Thank you for that great welcome. Please, you can stop clapping now. Oh okay, keep clapping. Thank you. Really. Thanks so much. Okay, I have a few things I wanna say.
I tell ya, I know Arsenal preseasons. Seriously. Everyone is saying this is the greatest Arsenal preseason they've ever seen. And I made it this way.
I mean, we've made some amazing signings. Just amazing. I said way back in the spring, "You know, we're gonna make some amazing signings this summer." And we did. So thank you, to everyone who pointed that out to me. I know. I predicted this would happen.
We got great new players in, they're just fantastic. Rob Holder, who's just an amazing holding midfielder, is here now. And we've got Granite Chaka Khan, who does a terrific job with the ball. Then I talked to Michael Arteta and I said, "You're fired," and he went crying over to Manchester. They're paying him now but I won't do that because he's a loser. And my hair will always be better than his.
I just...I uh...I see that you've got a little Mourinho there and that he's crying. That's ok. It's fine that he's crying. It's probably because he won't be in the Champions League. Again. I don't mind hearing him cry, so he can stay. Thank you.
Now we all know Arsenal came to America, which is just, you know, the greatest country in the world. And I'm gonna make it even better. Because it's not now. Obama, he doesn't want Arsenal to come here. He said so. He's too weak to have Arsenal come here more than once, maybe twice, when he's President. When I get elected, I'm going to make sure Arsenal are here all the time. Even during the season. Just not that O'zeal guy or El Nanny because we need to keep Muslim terrorists out of our great nation.
Not only are Arsenal now top of the league alphabetically, but they're undefeated. Because they're winners. I can tell you, everybody's saying they're going to win all the trophies this year. And I guarantee you, they will surprise a lot of people. They have great poll numbers. Just great.

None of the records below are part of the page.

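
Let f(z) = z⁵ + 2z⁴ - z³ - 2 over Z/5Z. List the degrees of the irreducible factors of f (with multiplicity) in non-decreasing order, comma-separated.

1, 1, 1, 2

Roots in Z/5Z: f(0) = 3; f(1) = 0 → root; f(2) = 4; f(3) = 1; f(4) = 0 → root.
Linear factors from roots: (z - 1), (z + 1).
Complete factorization: f(z) = (z + 1)·(z - 1)^2·(z² - 2z - 2).
Factor degrees with multiplicity: 1 + 1 + 1 + 2 = 5.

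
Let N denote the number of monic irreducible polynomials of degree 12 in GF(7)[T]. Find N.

By the necklace-counting formula, N_7(12) = (1/12) Σ_{d|12} μ(12/d)·7^d.
Divisors of 12: 1, 2, 3, 4, 6, 12; μ(12/d) for each: 0, 1, 0, -1, -1, 1.
Σ = 7^2 − 7^4 − 7^6 + 7^12 = 13841167200.
N = 13841167200/12 = 1153430600.

1153430600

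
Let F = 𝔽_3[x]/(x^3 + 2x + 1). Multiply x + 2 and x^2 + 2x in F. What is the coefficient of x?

Multiply in 𝔽_3[x]: (x + 2)·(x^2 + 2x) = x^3 + x^2 + x.
Reduce using x^3 ≡ x + 2 (mod x^3 + 2x + 1).
Reduced: x^2 + 2x + 2.

2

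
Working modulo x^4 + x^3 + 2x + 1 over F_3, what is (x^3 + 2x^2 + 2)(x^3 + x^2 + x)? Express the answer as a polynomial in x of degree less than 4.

x^3 + x + 2

Multiply in F_3[x]: (x^3 + 2x^2 + 2)·(x^3 + x^2 + x) = x^6 + x^3 + 2x^2 + 2x.
Reduce using x^4 ≡ 2x^3 + x + 2 (mod x^4 + x^3 + 2x + 1).
Reduced: x^3 + x + 2.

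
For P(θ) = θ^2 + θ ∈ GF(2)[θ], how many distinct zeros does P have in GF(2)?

Evaluate at each of the 2 elements of GF(2):
P(0) = 0 → root; P(1) = 0 → root.
Roots: {0, 1}.

2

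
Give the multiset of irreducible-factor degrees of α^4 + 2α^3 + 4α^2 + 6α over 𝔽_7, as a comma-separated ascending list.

Write g(α) = α^4 + 2α^3 + 4α^2 + 6α.
Linear factors from roots: (α), (α + 4).
Complete factorization: g(α) = (α)·(α + 4)·(α^2 + 5α + 5).
Factor degrees with multiplicity: 1 + 1 + 2 = 4.

1, 1, 2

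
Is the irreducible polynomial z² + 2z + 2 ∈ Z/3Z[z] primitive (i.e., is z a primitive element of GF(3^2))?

Yes

Write f(z) = z² + 2z + 2.
|GF(3^2)^×| = 3^2 − 1 = 8. Prime factorization: 8 = 2^3.
f is primitive ⇔ z has order 8 in GF(3)[z]/(f), i.e. z^(8/q) ≠ 1 for each prime q | 8.
z^(4) mod f = 2.
None equal 1, so z has full order 8; f is primitive.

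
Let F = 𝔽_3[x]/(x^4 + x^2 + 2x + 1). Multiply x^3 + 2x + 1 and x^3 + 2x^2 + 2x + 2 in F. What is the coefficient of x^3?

Multiply in 𝔽_3[x]: (x^3 + 2x + 1)·(x^3 + 2x^2 + 2x + 2) = x^6 + 2x^5 + x^4 + x^3 + 2.
Reduce using x^4 ≡ 2x^2 + x + 2 (mod x^4 + x^2 + 2x + 1).
Reduced: x^2 + x + 2.

0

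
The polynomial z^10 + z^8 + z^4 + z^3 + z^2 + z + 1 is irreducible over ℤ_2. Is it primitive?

No

Write f(z) = z^10 + z^8 + z^4 + z^3 + z^2 + z + 1.
|GF(2^10)^×| = 2^10 − 1 = 1023. Prime factorization: 1023 = 3·11·31.
f is primitive ⇔ z has order 1023 in GF(2)[z]/(f), i.e. z^(1023/q) ≠ 1 for each prime q | 1023.
z^(341) mod f = 1
z^(93) mod f = z^9 + z^8 + z^7 + z^6 + z^5.
z^(33) mod f = z^8 + z^6 + z^5 + z^2 + 1.
Since z^(341) = 1, the order of z divides 341 < 1023; not primitive.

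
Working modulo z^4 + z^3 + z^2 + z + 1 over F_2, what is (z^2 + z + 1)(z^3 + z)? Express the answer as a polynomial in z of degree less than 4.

z^3

Multiply in F_2[z]: (z^2 + z + 1)·(z^3 + z) = z^5 + z^4 + z^2 + z.
Reduce using z^4 ≡ z^3 + z^2 + z + 1 (mod z^4 + z^3 + z^2 + z + 1).
Reduced: z^3.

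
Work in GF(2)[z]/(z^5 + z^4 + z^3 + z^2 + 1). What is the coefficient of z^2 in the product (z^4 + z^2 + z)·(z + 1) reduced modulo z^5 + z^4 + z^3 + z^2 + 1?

1

Multiply in GF(2)[z]: (z^4 + z^2 + z)·(z + 1) = z^5 + z^4 + z^3 + z.
Reduce using z^5 ≡ z^4 + z^3 + z^2 + 1 (mod z^5 + z^4 + z^3 + z^2 + 1).
Reduced: z^2 + z + 1.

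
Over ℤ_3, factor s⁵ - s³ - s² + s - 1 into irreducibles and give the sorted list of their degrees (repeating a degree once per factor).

Write f(s) = s⁵ - s³ - s² + s - 1.
Roots in ℤ_3: f(0) = 2; f(1) = 2; f(2) = 0 → root.
Linear factors from roots: (s + 1).
Complete factorization: f(s) = (s + 1)·(s² + 1)·(s² - s - 1).
Factor degrees with multiplicity: 1 + 2 + 2 = 5.

1, 2, 2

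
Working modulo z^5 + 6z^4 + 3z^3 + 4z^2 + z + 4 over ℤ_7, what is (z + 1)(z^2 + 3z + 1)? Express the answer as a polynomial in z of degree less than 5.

z^3 + 4z^2 + 4z + 1

Multiply in ℤ_7[z]: (z + 1)·(z^2 + 3z + 1) = z^3 + 4z^2 + 4z + 1.
Reduced: z^3 + 4z^2 + 4z + 1.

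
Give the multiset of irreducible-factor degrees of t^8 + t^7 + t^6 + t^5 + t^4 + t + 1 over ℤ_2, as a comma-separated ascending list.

8

Write f(t) = t^8 + t^7 + t^6 + t^5 + t^4 + t + 1.
Roots in ℤ_2: f(0) = 1; f(1) = 1.
Complete factorization: f(t) = (t^8 + t^7 + t^6 + t^5 + t^4 + t + 1).
Factor degrees with multiplicity: 8 = 8.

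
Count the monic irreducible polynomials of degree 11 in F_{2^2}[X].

The number of monic irreducibles of degree 11 over GF(4) is (1/11)·Σ_{d∣11} μ(11/d) 4^d.
Divisors of 11: 1, 11; μ(11/d) for each: -1, 1.
Σ = − 4^1 + 4^11 = 4194300.
N = 4194300/11 = 381300.

381300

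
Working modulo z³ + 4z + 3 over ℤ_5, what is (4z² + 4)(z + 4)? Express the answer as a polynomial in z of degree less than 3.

z^2 + 3z + 4

Multiply in ℤ_5[z]: (4z² + 4)·(z + 4) = 4z³ + z² + 4z + 1.
Reduce using z³ ≡ z + 2 (mod z³ + 4z + 3).
Reduced: z² + 3z + 4.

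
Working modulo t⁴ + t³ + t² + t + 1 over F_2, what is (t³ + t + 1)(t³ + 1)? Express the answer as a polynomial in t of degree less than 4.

t^3 + t^2 + t

Multiply in F_2[t]: (t³ + t + 1)·(t³ + 1) = t⁶ + t⁴ + t + 1.
Reduce using t⁴ ≡ t³ + t² + t + 1 (mod t⁴ + t³ + t² + t + 1).
Reduced: t³ + t² + t.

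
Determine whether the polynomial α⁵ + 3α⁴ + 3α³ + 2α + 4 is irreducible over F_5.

Yes

Write g(α) = α⁵ + 3α⁴ + 3α³ + 2α + 4.
Check for roots in F_5: g(0) = 4; g(1) = 3; g(2) = 2; g(3) = 2; g(4) = 1.
No roots, so no linear factors.
Degree-2 irreducible divisors: test the 10 monic irreducibles of degree 2 over GF(5).
None of them divide g (all give nonzero remainder).
No irreducible factor of degree ≤ 2 exists, so g is irreducible over GF(5).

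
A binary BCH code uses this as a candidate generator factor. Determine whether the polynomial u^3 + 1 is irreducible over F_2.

Write m(u) = u^3 + 1.
Check for roots in F_2: m(0) = 1; m(1) = 0 → root.
m(1) = 0, so (u − 1) divides m(u); m is reducible.

No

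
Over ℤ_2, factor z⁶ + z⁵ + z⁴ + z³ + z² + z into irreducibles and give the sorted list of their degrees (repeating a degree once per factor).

Write f(z) = z⁶ + z⁵ + z⁴ + z³ + z² + z.
Roots in ℤ_2: f(0) = 0 → root; f(1) = 0 → root.
Linear factors from roots: (z), (z + 1).
Complete factorization: f(z) = (z)·(z + 1)·(z² + z + 1)^2.
Factor degrees with multiplicity: 1 + 1 + 2 + 2 = 6.

1, 1, 2, 2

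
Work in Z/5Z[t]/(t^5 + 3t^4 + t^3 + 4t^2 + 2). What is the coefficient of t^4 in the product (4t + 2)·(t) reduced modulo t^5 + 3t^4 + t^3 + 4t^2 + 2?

Multiply in Z/5Z[t]: (4t + 2)·(t) = 4t^2 + 2t.
Reduced: 4t^2 + 2t.

0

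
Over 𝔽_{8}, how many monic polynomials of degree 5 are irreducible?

The number of monic irreducibles of degree 5 over GF(8) is (1/5)·Σ_{d∣5} μ(5/d) 8^d.
Divisors of 5: 1, 5; μ(5/d) for each: -1, 1.
Σ = − 8^1 + 8^5 = 32760.
N = 32760/5 = 6552.

6552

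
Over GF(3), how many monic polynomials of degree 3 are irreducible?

By the necklace-counting formula, N_3(3) = (1/3) Σ_{d|3} μ(3/d)·3^d.
Divisors of 3: 1, 3; μ(3/d) for each: -1, 1.
Σ = − 3^1 + 3^3 = 24.
N = 24/3 = 8.

8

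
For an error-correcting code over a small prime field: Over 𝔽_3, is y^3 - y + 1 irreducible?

Write f(y) = y^3 - y + 1.
Check for roots in 𝔽_3: f(0) = 1; f(1) = 1; f(2) = 1.
No roots. A degree-3 polynomial over a field with no linear factor is irreducible.

Yes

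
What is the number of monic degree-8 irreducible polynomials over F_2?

30

By the necklace-counting formula, N_2(8) = (1/8) Σ_{d|8} μ(8/d)·2^d.
Divisors of 8: 1, 2, 4, 8; μ(8/d) for each: 0, 0, -1, 1.
Σ = − 2^4 + 2^8 = 240.
N = 240/8 = 30.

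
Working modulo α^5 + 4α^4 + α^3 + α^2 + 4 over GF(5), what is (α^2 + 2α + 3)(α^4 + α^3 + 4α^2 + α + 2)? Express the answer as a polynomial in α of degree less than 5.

Multiply in GF(5)[α]: (α^2 + 2α + 3)·(α^4 + α^3 + 4α^2 + α + 2) = α^6 + 3α^5 + 4α^4 + 2α^3 + α^2 + 2α + 1.
Reduce using α^5 ≡ α^4 + 4α^3 + 4α^2 + 1 (mod α^5 + 4α^4 + α^3 + α^2 + 4).
Reduced: 2α^4 + 2α^3 + 2α^2 + 3α.

2α^4 + 2α^3 + 2α^2 + 3α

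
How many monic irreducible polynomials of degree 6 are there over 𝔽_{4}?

The number of monic irreducibles of degree 6 over GF(4) is (1/6)·Σ_{d∣6} μ(6/d) 4^d.
Divisors of 6: 1, 2, 3, 6; μ(6/d) for each: 1, -1, -1, 1.
Σ = 4^1 − 4^2 − 4^3 + 4^6 = 4020.
N = 4020/6 = 670.

670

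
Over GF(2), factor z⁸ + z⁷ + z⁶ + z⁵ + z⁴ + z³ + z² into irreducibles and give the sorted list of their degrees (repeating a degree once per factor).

1, 1, 3, 3

Write f(z) = z⁸ + z⁷ + z⁶ + z⁵ + z⁴ + z³ + z².
Roots in GF(2): f(0) = 0 → root; f(1) = 1.
Linear factors from roots: (z).
Complete factorization: f(z) = (z)^2·(z³ + z + 1)·(z³ + z² + 1).
Factor degrees with multiplicity: 1 + 1 + 3 + 3 = 8.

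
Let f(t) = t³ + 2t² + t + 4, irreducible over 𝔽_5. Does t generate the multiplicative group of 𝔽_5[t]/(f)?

|GF(5^3)^×| = 5^3 − 1 = 124. Prime factorization: 124 = 2^2·31.
f is primitive ⇔ t has order 124 in GF(5)[t]/(f), i.e. t^(124/q) ≠ 1 for each prime q | 124.
t^(62) mod f = 1
t^(4) mod f = 3t² + 3t + 3.
Since t^(62) = 1, the order of t divides 62 < 124; not primitive.

No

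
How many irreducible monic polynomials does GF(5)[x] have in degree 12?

20343700

The number of monic irreducibles of degree 12 over GF(5) is (1/12)·Σ_{d∣12} μ(12/d) 5^d.
Divisors of 12: 1, 2, 3, 4, 6, 12; μ(12/d) for each: 0, 1, 0, -1, -1, 1.
Σ = 5^2 − 5^4 − 5^6 + 5^12 = 244124400.
N = 244124400/12 = 20343700.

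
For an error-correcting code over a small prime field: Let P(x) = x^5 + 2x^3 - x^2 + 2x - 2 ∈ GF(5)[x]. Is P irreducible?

Check for roots in GF(5): P(0) = 3; P(1) = 2; P(2) = 1; P(3) = 2; P(4) = 2.
No roots, so no linear factors.
Degree-2 irreducible divisors: test the 10 monic irreducibles of degree 2 over GF(5).
None of them divide P (all give nonzero remainder).
No irreducible factor of degree ≤ 2 exists, so P is irreducible over GF(5).

Yes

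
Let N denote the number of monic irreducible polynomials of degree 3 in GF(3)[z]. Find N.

Gauss's count: N_{3}(3) = (1/3) Σ_{d|3} μ(3/d)·3^d.
Divisors of 3: 1, 3; μ(3/d) for each: -1, 1.
Σ = − 3^1 + 3^3 = 24.
N = 24/3 = 8.

8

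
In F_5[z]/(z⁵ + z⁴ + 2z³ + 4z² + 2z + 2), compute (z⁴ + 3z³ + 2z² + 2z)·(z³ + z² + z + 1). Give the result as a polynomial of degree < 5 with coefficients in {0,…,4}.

Multiply in F_5[z]: (z⁴ + 3z³ + 2z² + 2z)·(z³ + z² + z + 1) = z⁷ + 4z⁶ + z⁵ + 3z⁴ + 2z³ + 4z² + 2z.
Reduce using z⁵ ≡ 4z⁴ + 3z³ + z² + 3z + 3 (mod z⁵ + z⁴ + 2z³ + 4z² + 2z + 2).
Reduced: 2z⁴ + z³ + 2z² + 4z + 3.

2z^4 + z^3 + 2z^2 + 4z + 3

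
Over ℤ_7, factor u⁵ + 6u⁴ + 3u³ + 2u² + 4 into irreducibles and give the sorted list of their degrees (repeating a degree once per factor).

5

Write f(u) = u⁵ + 6u⁴ + 3u³ + 2u² + 4.
Complete factorization: f(u) = (u⁵ + 6u⁴ + 3u³ + 2u² + 4).
Factor degrees with multiplicity: 5 = 5.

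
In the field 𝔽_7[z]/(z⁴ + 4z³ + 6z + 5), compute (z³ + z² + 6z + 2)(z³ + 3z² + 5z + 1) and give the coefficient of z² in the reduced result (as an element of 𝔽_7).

4

Multiply in 𝔽_7[z]: (z³ + z² + 6z + 2)·(z³ + 3z² + 5z + 1) = z⁶ + 4z⁵ + 5z³ + 2z² + 2z + 2.
Reduce using z⁴ ≡ 3z³ + z + 2 (mod z⁴ + 4z³ + 6z + 5).
Reduced: 6z³ + 4z² + 2z + 2.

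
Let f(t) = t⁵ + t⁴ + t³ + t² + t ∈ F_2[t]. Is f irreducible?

No

Check for roots in F_2: f(0) = 0 → root; f(1) = 1.
f(0) = 0, so (t) divides f(t); f is reducible.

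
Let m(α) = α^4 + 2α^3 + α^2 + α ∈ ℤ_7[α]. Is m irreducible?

Check for roots in ℤ_7: m(0) = 0 → root; m(1) = 5; m(2) = 3; m(3) = 0 → root; m(4) = 5; m(5) = 2; m(6) = 6.
m(0) = 0, so (α) divides m(α); m is reducible.

No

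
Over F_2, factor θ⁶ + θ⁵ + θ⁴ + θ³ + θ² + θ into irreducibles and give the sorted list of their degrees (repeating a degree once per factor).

1, 1, 2, 2

Write h(θ) = θ⁶ + θ⁵ + θ⁴ + θ³ + θ² + θ.
Roots in F_2: h(0) = 0 → root; h(1) = 0 → root.
Linear factors from roots: (θ), (θ + 1).
Complete factorization: h(θ) = (θ)·(θ + 1)·(θ² + θ + 1)^2.
Factor degrees with multiplicity: 1 + 1 + 2 + 2 = 6.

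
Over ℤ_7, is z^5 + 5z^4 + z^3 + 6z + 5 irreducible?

Write f(z) = z^5 + 5z^4 + z^3 + 6z + 5.
Check for roots in ℤ_7: f(0) = 5; f(1) = 4; f(2) = 4; f(3) = 5; f(4) = 3; f(5) = 5; f(6) = 2.
No roots, so no linear factors.
Degree-2 irreducible divisors: test the 21 monic irreducibles of degree 2 over GF(7).
None of them divide f (all give nonzero remainder).
No irreducible factor of degree ≤ 2 exists, so f is irreducible over GF(7).

Yes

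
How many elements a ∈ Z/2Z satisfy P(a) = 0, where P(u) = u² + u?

2

Evaluate at each of the 2 elements of Z/2Z:
P(0) = 0 → root; P(1) = 0 → root.
Roots: {0, 1}.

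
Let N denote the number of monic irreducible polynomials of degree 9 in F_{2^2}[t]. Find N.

The number of monic irreducibles of degree 9 over GF(4) is (1/9)·Σ_{d∣9} μ(9/d) 4^d.
Divisors of 9: 1, 3, 9; μ(9/d) for each: 0, -1, 1.
Σ = − 4^3 + 4^9 = 262080.
N = 262080/9 = 29120.

29120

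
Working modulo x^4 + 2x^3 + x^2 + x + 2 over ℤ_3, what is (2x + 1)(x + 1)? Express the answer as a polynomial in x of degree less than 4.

Multiply in ℤ_3[x]: (2x + 1)·(x + 1) = 2x^2 + 1.
Reduced: 2x^2 + 1.

2x^2 + 1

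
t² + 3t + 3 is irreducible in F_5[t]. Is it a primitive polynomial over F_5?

Write f(t) = t² + 3t + 3.
|GF(5^2)^×| = 5^2 − 1 = 24. Prime factorization: 24 = 2^3·3.
f is primitive ⇔ t has order 24 in GF(5)[t]/(f), i.e. t^(24/q) ≠ 1 for each prime q | 24.
t^(12) mod f = 4.
t^(8) mod f = t + 1.
None equal 1, so t has full order 24; f is primitive.

Yes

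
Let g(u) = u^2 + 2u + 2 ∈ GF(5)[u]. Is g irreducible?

No

Check for roots in GF(5): g(0) = 2; g(1) = 0 → root; g(2) = 0 → root; g(3) = 2; g(4) = 1.
g(1) = 0, so (u − 1) divides g(u); g is reducible.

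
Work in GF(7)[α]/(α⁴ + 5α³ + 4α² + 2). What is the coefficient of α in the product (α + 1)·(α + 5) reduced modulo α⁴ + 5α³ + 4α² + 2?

6

Multiply in GF(7)[α]: (α + 1)·(α + 5) = α² + 6α + 5.
Reduced: α² + 6α + 5.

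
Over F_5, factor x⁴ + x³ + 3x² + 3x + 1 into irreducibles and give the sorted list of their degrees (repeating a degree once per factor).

Write g(x) = x⁴ + x³ + 3x² + 3x + 1.
Roots in F_5: g(0) = 1; g(1) = 4; g(2) = 3; g(3) = 0 → root; g(4) = 1.
Linear factors from roots: (x + 2).
Complete factorization: g(x) = (x + 2)·(x³ + 4x² + 3).
Factor degrees with multiplicity: 1 + 3 = 4.

1, 3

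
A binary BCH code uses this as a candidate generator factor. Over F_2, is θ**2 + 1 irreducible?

No

Write g(θ) = θ**2 + 1.
Check for roots in F_2: g(0) = 1; g(1) = 0 → root.
g(1) = 0, so (θ − 1) divides g(θ); g is reducible.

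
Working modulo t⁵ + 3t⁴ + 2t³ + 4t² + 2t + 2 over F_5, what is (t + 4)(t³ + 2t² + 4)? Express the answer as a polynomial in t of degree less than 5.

t^4 + t^3 + 3t^2 + 4t + 1

Multiply in F_5[t]: (t + 4)·(t³ + 2t² + 4) = t⁴ + t³ + 3t² + 4t + 1.
Reduced: t⁴ + t³ + 3t² + 4t + 1.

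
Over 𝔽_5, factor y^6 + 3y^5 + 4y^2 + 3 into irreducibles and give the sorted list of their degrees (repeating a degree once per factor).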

Arsenal played great games this summer. They tied with a French optometrist club. They beat the MLS All Stars, who aren't great because I haven't made America great again. They beat Guadalajara, who managed to get to California because I haven't built my wall yet to keep them out. I know walls. It's gonna be an amazing wall.
Actually, now all that crying is just getting annoying. Can you take that Mourinho out of here please? Yeah, I was just joking about liking the sound of a crying Mourinho. Yes, I'm serious. It's honestly one of the most annoying sounds in the world. Seriously. Where was I? Oh right.
Well anyway, then Arsenal beat some Vikings, which is good. Vikings are bad for business. And the people trying to fight the Vikings need to step up, and that's what Arsenal did. And then just this Sunday they beat Manchester, with loser Michael Arteta on the bench crying into his terrible hair.
These have just been the most amazing preseason games ever. And everyone knows this. And now this is gonna be the most excellent season ever. We've got the best players, we've got the best manager, and I'm going to buy this club because I have so much money. I do. I'm one of the richest people in the world, if you don't count anyone who's richer than me.
So I know that, like all the real Americans out there, I'm gonna go to the Globe Pub and watch every match this season because I don't need to work since I haven't had a real job in, easily, like thirty years. I know that all of you will help me do this so that together we can make Arsenal great again.
Thank you, and Victoria Accordion Crescent Roll.